Answer
$f(-\frac{1}{3})=4$.
Work Step by Step
The given equation is $f(x)=3x^4+7x^3+8x^2+2x+4$.
If the given equation is divided by $x+\frac{1}{3}$ the remainder is $f(-\frac{1}{3})$.
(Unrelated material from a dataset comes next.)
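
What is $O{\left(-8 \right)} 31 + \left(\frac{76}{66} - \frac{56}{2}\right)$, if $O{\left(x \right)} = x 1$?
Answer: $- \frac{9070}{33} \approx -274.85$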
Use synthetic division to divide.
Use synthetic division
$\begin{matrix}
-\frac{1}{3}) &3&7&8&2&4 \\
& &-1&-2&-2 &0\\
& --&--&--& --&--\\
& 3&6&6&0&4
\end{matrix}$
The remainder, $4$, is the value of $f(-\frac{1}{3})$.
Check:
$\Rightarrow f(-\frac{1}{3})=3(-\frac{1}{3})^4+7(-\frac{1}{3})^3+8(-\frac{1}{3})^2+2(-\frac{1}{3})+4$.
Simplify.
$\Rightarrow f(-\frac{1}{3})=\frac{1}{27}-\frac{7}{27}+\frac{8}{9}-\frac{2}{3}+4$.
The LCD is $27$.
Multiply the numerator and the denominator:
$\Rightarrow f(-\frac{1}{3})=\frac{1}{27}-\frac{7}{27}+\frac{24}{27}-\frac{18}{27}+\frac{108}{27}$.
Add numerators because denominators are the same.
$\Rightarrow f(-\frac{1}{3})=\frac{1-7+24-18+108}{27}$.
Simplify.
$\Rightarrow f(-\frac{1}{3})=\frac{108}{27}$.
$\Rightarrow f(-\frac{1}{3})=4$. True.